Su muchacho no participó en la manifestación. Pero laboraba como carnicero en un supermercado aledaño a la calle en la que se produjo la protesta. Mientras trabajaba, los días 30 y 31 de julio escuchó una amenaza por parte de funcionarios de la alcaldía: “De aquí nos vamos a llevar a dos”, dijeron.
Como no tenía nada que temer, el jueves 1ro de agosto salió de trabajar a eso de las 9:00 de la noche rumbo a su casa, a pie. Y una patrulla del Cuerpo de Investigaciones Científicas, Penales y Criminalísticas (Cicpc) lo alcanzó. “¡Móntate!”, le ordenó un policía.
No le mostró ninguna orden de captura, pero él obedeció.
Estuvo en la sede principal del Cicpc, en la urbanización Sabanamar, y el sábado 3 de agosto lo presentaron ante tribunales.
En un despacho, con un defensor público, en una audiencia telemática, vio a un juez que le decía que quedaba detenido por 45 días, mientras se le investigaba, bajo los cargos de terrorismo e incitación al odio.
Como él, hay otros 55 detenidos provenientes del estado Nueva Esparta en esta cárcel. Pero solo vinieron dos familiares de uno de ellos: El Alcalde y su esposa. Agradecen que los presos comunes con los que compartió su hijo en Sabanamar lo respetaron. Pero, a la tercera visita, en la prisión, les informaron que trasladarían a su hijo: lo llevarían a la Prisión de San Antonio, la cárcel de Margarita.
Cosa que no sucedió: el viernes 30 de agosto funcionarios se comunicaron con la familia para aclararles que cuando llegaron a aquella cárcel, les dijeron que tenían que ir al aeropuerto Santiago Mariño, porque el traslado sería para Tocorón.
En ese momento, un avión estacionado en el área militar cargaba con todos los presos por las protestas en el estado.

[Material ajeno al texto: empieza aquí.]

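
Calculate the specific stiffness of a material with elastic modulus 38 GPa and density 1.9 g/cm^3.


Specific stiffness = E/rho = 38/1.9 = 20.0 GPa/(g/cm^3)

20.0 GPa/(g/cm^3)


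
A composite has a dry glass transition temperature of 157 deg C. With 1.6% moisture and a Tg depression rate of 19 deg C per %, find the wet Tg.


Tg_wet = Tg_dry - k*moisture = 157 - 19*1.6 = 126.6 deg C

126.6 deg C


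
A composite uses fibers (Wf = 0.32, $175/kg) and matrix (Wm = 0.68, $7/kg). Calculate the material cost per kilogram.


Cost = cost_f*Wf + cost_m*Wm = 175*0.32 + 7*0.68 = $60.76/kg

$60.76/kg


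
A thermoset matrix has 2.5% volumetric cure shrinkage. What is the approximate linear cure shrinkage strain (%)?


Linear shrinkage ≈ vol_shrink/3 = 2.5/3 = 0.833%

0.833%


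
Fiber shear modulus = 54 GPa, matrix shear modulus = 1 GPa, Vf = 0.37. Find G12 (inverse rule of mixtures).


1/G12 = Vf/Gf + (1-Vf)/Gm = 0.37/54 + 0.63/1
G12 = 1.57 GPa

1.57 GPa


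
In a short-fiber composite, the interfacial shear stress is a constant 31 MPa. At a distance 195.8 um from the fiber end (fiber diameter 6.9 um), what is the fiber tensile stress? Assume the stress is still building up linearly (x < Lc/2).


Force balance: sigma_f * (pi*d^2/4) = tau * (pi*d) * x  ->  sigma_f = 4 * tau * x / d
sigma_f = 4 * 31 * 195.8 / 6.9 = 3518.7 MPa

3518.7 MPa


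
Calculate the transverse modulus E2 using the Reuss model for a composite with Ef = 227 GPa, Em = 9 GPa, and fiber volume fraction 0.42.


1/E2 = Vf/Ef + (1-Vf)/Em = 0.42/227 + 0.58/9
E2 = 15.08 GPa

15.08 GPa


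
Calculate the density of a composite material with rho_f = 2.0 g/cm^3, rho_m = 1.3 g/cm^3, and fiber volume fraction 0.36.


rho_c = rho_f*Vf + rho_m*(1-Vf) = 2.0*0.36 + 1.3*0.64 = 1.552 g/cm^3

1.552 g/cm^3


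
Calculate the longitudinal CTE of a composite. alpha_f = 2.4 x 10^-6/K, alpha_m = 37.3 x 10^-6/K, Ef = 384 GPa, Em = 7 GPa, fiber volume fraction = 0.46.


E1 = Ef*Vf + Em*(1-Vf) = 180.42
alpha_1 = (alpha_f*Ef*Vf + alpha_m*Em*(1-Vf))/E1 = 3.13 x 10^-6/K

3.13 x 10^-6/K


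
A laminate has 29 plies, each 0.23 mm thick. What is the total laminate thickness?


h = n * t_ply = 29 * 0.23 = 6.67 mm

6.67 mm


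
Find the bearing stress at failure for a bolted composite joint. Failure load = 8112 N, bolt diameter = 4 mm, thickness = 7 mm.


sigma_br = F/(d*h) = 8112/(4*7) = 289.7 MPa

289.7 MPa


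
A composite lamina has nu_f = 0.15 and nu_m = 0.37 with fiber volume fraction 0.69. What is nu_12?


nu_12 = nu_f*Vf + nu_m*(1-Vf) = 0.15*0.69 + 0.37*0.31 = 0.2182

0.2182


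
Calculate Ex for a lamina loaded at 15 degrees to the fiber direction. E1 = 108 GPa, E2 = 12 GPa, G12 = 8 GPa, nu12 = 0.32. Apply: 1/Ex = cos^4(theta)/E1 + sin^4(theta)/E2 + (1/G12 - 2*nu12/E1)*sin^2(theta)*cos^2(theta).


cos^4(15) = 0.870513, sin^4(15) = 0.004487, sin^2(15)*cos^2(15) = 0.0625
1/G12 - 2*nu12/E1 = 1/8 - 2*0.32/108 = 0.119074 GPa^-1
1/Ex = 0.870513/108 + 0.004487/12 + 0.119074*0.0625 = 0.0158764 GPa^-1
Ex = 62.99 GPa

62.99 GPa


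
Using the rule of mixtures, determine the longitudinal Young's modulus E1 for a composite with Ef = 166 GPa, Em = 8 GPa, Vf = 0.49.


E1 = Ef*Vf + Em*(1-Vf) = 166*0.49 + 8*0.51 = 85.42 GPa

85.42 GPa


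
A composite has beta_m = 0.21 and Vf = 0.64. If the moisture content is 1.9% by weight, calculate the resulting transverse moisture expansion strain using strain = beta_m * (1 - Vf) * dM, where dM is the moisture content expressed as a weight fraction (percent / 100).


dM = 1.9/100 = 0.019
strain = beta_m * (1-Vf) * dM = 0.21 * 0.36 * 0.019 = 0.0014364

0.0014364


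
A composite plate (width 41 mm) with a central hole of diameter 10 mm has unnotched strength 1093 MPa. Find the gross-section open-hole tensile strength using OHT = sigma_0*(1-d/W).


OHT = sigma_0*(1-d/W) = 1093*(1-10/41) = 826.4 MPa

826.4 MPa


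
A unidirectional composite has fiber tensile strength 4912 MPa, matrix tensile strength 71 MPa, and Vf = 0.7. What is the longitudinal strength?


sigma_1 = sigma_f*Vf + sigma_m*(1-Vf) = 4912*0.7 + 71*0.3 = 3459.7 MPa

3459.7 MPa


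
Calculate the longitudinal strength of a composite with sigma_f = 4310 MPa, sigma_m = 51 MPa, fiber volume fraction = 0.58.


sigma_1 = sigma_f*Vf + sigma_m*(1-Vf) = 4310*0.58 + 51*0.42 = 2521.2 MPa

2521.2 MPa


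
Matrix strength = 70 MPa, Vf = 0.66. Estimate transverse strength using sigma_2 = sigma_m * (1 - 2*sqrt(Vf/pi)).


factor = 1 - 2*sqrt(0.66/pi) = 0.0833
sigma_2 = 70 * 0.0833 = 5.83 MPa

5.83 MPa


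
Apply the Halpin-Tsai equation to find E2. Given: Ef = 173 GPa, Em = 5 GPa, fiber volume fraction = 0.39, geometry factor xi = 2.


eta = (Ef/Em - 1)/(Ef/Em + xi) = (34.6 - 1)/(34.6 + 2) = 0.918
E2 = Em*(1+xi*eta*Vf)/(1-eta*Vf) = 13.37 GPa

13.37 GPa


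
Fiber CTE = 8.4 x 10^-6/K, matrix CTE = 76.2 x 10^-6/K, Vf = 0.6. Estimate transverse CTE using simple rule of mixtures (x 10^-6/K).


alpha_2 = alpha_f*Vf + alpha_m*(1-Vf) = 8.4*0.6 + 76.2*0.4 = 35.5 x 10^-6/K

35.5 x 10^-6/K


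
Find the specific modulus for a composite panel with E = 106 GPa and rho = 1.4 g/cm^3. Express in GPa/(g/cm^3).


Specific stiffness = E/rho = 106/1.4 = 75.7 GPa/(g/cm^3)

75.7 GPa/(g/cm^3)


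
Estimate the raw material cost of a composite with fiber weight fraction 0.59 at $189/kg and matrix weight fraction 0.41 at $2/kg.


Cost = cost_f*Wf + cost_m*Wm = 189*0.59 + 2*0.41 = $112.33/kg

$112.33/kg


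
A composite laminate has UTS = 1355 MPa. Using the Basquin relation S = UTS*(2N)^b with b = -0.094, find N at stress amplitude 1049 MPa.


N = 0.5 * (S/UTS)^(1/b) = 0.5 * (1049/1355)^(1/-0.094) = 7.6131 cycles

7.6131 cycles


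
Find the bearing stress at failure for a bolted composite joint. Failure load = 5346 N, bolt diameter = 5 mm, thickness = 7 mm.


sigma_br = F/(d*h) = 5346/(5*7) = 152.7 MPa

152.7 MPa


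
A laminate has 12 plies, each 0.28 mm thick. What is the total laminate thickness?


h = n * t_ply = 12 * 0.28 = 3.36 mm

3.36 mm


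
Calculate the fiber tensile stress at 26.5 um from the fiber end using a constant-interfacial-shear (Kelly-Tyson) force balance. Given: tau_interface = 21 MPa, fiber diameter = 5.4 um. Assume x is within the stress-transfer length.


Force balance: sigma_f * (pi*d^2/4) = tau * (pi*d) * x  ->  sigma_f = 4 * tau * x / d
sigma_f = 4 * 21 * 26.5 / 5.4 = 412.2 MPa

412.2 MPa


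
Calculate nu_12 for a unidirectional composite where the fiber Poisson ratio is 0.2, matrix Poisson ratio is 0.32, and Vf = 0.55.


nu_12 = nu_f*Vf + nu_m*(1-Vf) = 0.2*0.55 + 0.32*0.45 = 0.254

0.254


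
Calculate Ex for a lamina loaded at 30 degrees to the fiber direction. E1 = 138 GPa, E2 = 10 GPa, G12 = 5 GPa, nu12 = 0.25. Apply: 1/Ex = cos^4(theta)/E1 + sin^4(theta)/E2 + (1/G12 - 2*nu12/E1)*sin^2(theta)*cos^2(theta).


cos^4(30) = 0.5625, sin^4(30) = 0.0625, sin^2(30)*cos^2(30) = 0.1875
1/G12 - 2*nu12/E1 = 1/5 - 2*0.25/138 = 0.196377 GPa^-1
1/Ex = 0.5625/138 + 0.0625/10 + 0.196377*0.1875 = 0.0471467 GPa^-1
Ex = 21.21 GPa

21.21 GPa


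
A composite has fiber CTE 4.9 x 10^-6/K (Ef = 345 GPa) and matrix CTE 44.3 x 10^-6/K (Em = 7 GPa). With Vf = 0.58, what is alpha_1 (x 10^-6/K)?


E1 = Ef*Vf + Em*(1-Vf) = 203.04
alpha_1 = (alpha_f*Ef*Vf + alpha_m*Em*(1-Vf))/E1 = 5.47 x 10^-6/K

5.47 x 10^-6/K


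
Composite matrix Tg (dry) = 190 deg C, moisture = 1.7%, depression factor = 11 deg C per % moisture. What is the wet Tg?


Tg_wet = Tg_dry - k*moisture = 190 - 11*1.7 = 171.3 deg C

171.3 deg C


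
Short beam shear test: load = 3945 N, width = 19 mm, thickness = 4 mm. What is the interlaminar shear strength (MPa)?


ILSS = 3F/(4bh) = 3*3945/(4*19*4) = 38.93 MPa

38.93 MPa


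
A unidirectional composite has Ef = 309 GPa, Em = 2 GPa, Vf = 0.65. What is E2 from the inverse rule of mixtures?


1/E2 = Vf/Ef + (1-Vf)/Em = 0.65/309 + 0.35/2
E2 = 5.65 GPa

5.65 GPa


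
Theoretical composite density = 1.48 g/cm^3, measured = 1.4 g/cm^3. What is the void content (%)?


Void% = (rho_theo - rho_actual)/rho_theo * 100 = (1.48 - 1.4)/1.48 * 100 = 5.41%

5.41%


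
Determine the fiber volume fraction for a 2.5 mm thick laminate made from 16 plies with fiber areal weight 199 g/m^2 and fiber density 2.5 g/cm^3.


Vf = n * FAW / (rho_f * h * 1000) = 16 * 199 / (2.5 * 2.5 * 1000) = 0.5094

0.5094


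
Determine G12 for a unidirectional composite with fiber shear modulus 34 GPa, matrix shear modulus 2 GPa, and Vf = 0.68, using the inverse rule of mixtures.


1/G12 = Vf/Gf + (1-Vf)/Gm = 0.68/34 + 0.32/2
G12 = 5.56 GPa

5.56 GPa


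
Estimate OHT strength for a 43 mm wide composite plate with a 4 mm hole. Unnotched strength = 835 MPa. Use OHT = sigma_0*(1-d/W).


OHT = sigma_0*(1-d/W) = 835*(1-4/43) = 757.3 MPa

757.3 MPa


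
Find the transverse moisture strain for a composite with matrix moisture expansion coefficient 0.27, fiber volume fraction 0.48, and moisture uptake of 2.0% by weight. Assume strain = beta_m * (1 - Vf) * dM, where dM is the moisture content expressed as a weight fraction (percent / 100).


dM = 2.0/100 = 0.02
strain = beta_m * (1-Vf) * dM = 0.27 * 0.52 * 0.02 = 0.002808

0.002808


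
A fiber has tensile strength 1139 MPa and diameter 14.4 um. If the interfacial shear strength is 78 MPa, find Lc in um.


Lc = sigma_f * d / (2 * tau_i) = 1139 * 14.4 / (2 * 78) = 105.1 um

105.1 um


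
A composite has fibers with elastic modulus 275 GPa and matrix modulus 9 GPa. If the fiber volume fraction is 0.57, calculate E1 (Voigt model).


E1 = Ef*Vf + Em*(1-Vf) = 275*0.57 + 9*0.43 = 160.62 GPa

160.62 GPa


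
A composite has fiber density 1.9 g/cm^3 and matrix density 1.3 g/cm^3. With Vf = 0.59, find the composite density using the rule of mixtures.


rho_c = rho_f*Vf + rho_m*(1-Vf) = 1.9*0.59 + 1.3*0.41 = 1.654 g/cm^3

1.654 g/cm^3


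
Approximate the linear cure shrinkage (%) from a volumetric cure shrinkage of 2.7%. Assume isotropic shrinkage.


Linear shrinkage ≈ vol_shrink/3 = 2.7/3 = 0.9%

0.9%


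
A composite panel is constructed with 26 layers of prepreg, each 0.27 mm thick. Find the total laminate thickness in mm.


h = n * t_ply = 26 * 0.27 = 7.02 mm

7.02 mm


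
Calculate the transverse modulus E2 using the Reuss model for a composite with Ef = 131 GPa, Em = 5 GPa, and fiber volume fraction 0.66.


1/E2 = Vf/Ef + (1-Vf)/Em = 0.66/131 + 0.34/5
E2 = 13.69 GPa

13.69 GPa


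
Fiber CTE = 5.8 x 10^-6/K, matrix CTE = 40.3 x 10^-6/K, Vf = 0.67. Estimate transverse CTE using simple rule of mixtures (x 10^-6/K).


alpha_2 = alpha_f*Vf + alpha_m*(1-Vf) = 5.8*0.67 + 40.3*0.33 = 17.2 x 10^-6/K

17.2 x 10^-6/K


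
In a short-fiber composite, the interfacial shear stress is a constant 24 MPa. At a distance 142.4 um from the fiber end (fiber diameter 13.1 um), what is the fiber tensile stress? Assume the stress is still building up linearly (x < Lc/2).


Force balance: sigma_f * (pi*d^2/4) = tau * (pi*d) * x  ->  sigma_f = 4 * tau * x / d
sigma_f = 4 * 24 * 142.4 / 13.1 = 1043.5 MPa

1043.5 MPa


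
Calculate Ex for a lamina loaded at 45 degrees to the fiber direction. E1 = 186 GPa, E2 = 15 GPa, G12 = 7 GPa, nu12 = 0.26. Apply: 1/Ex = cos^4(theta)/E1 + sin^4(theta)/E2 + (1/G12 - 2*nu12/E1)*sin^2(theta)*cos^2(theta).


cos^4(45) = 0.25, sin^4(45) = 0.25, sin^2(45)*cos^2(45) = 0.25
1/G12 - 2*nu12/E1 = 1/7 - 2*0.26/186 = 0.140061 GPa^-1
1/Ex = 0.25/186 + 0.25/15 + 0.140061*0.25 = 0.0530261 GPa^-1
Ex = 18.86 GPa

18.86 GPa


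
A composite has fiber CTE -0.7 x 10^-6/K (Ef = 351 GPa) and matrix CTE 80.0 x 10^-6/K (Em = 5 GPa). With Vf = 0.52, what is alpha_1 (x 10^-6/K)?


E1 = Ef*Vf + Em*(1-Vf) = 184.92
alpha_1 = (alpha_f*Ef*Vf + alpha_m*Em*(1-Vf))/E1 = 0.35 x 10^-6/K

0.35 x 10^-6/K


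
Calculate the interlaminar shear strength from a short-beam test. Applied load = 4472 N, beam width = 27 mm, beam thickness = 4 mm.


ILSS = 3F/(4bh) = 3*4472/(4*27*4) = 31.06 MPa

31.06 MPa


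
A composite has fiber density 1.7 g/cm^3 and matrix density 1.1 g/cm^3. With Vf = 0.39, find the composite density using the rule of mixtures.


rho_c = rho_f*Vf + rho_m*(1-Vf) = 1.7*0.39 + 1.1*0.61 = 1.334 g/cm^3

1.334 g/cm^3


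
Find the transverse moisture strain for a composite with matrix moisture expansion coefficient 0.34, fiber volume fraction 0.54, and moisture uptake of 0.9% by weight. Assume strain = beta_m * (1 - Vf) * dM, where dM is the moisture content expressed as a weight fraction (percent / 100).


dM = 0.9/100 = 0.009
strain = beta_m * (1-Vf) * dM = 0.34 * 0.46 * 0.009 = 0.0014076

0.0014076


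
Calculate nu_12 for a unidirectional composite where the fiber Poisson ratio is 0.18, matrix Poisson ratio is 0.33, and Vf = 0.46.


nu_12 = nu_f*Vf + nu_m*(1-Vf) = 0.18*0.46 + 0.33*0.54 = 0.261

0.261


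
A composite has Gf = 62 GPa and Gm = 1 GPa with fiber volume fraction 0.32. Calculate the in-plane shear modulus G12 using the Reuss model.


1/G12 = Vf/Gf + (1-Vf)/Gm = 0.32/62 + 0.68/1
G12 = 1.46 GPa

1.46 GPa


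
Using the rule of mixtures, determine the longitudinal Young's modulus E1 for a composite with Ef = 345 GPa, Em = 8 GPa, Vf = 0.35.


E1 = Ef*Vf + Em*(1-Vf) = 345*0.35 + 8*0.65 = 125.95 GPa

125.95 GPa


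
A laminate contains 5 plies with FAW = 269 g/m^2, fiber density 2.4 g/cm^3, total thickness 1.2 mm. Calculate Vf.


Vf = n * FAW / (rho_f * h * 1000) = 5 * 269 / (2.4 * 1.2 * 1000) = 0.467

0.467


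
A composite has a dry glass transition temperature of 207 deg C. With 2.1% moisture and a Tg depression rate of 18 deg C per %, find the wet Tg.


Tg_wet = Tg_dry - k*moisture = 207 - 18*2.1 = 169.2 deg C

169.2 deg C


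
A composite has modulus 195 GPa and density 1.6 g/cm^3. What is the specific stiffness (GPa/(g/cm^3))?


Specific stiffness = E/rho = 195/1.6 = 121.9 GPa/(g/cm^3)

121.9 GPa/(g/cm^3)


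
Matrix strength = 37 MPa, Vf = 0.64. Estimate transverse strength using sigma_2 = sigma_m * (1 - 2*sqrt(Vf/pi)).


factor = 1 - 2*sqrt(0.64/pi) = 0.0973
sigma_2 = 37 * 0.0973 = 3.6 MPa

3.6 MPa


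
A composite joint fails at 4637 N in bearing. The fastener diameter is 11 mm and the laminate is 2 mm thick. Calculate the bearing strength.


sigma_br = F/(d*h) = 4637/(11*2) = 210.8 MPa

210.8 MPa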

A los dos días, El Alcalde y su esposa viajaron hasta Aragua. Tardaron 23 horas de viaje, pues tanto el ferry que tomaron como el bus en el que se montaron en Puerto La Cruz se accidentaron. Después de todas las dificultades, lograron llegar y cuando a su hijo le permitieron hacer una llamada de un minuto por celular, alcanzaron a darle la bendición, a decirle que lo amaban: “Papito, estamos cerquita, aquí en Tocorón. No te abandonamos”.
El día de su cumpleaños 59, El Alcalde lo único que hizo fue llorar. Confiaba que para la fecha liberarían a su hijo, porque ya habían transcurrido los 45 días desde su presentación ante el juez. Pero no sucedió.
Cree que, si no fuera por la solidaridad de mucha gente del pueblo, no podría sobrellevar estos días tan difíciles: le han dado agua cuando ha tenido sed; le han dado comida cuando ha tenido hambre.
Él, como todos aquí, mantienen la esperanza de ver a los suyos.
Epílogo
A partir del lunes 30 de septiembre han permitido que algunos familiares entren a Tocorón a ver a los suyos. Eso sí, solo pueden pasar mujeres. Los hombres no. Por eso, luego de un mes a las afueras de Tocorón, El Alcalde se devolvió a Margarita a trabajar. Pero su esposa sí pudo ver a su hijo. “Mírame, mamá, mírame: estoy bien y muy pronto saldré de aquí”, le dijo.
La mañana del 7 de octubre Shirley logró pasar a la cárcel y ver a su hijo. Lo vio bien. Él le pidió perdón: reconoció que nunca antes le había dicho cuánto la quería.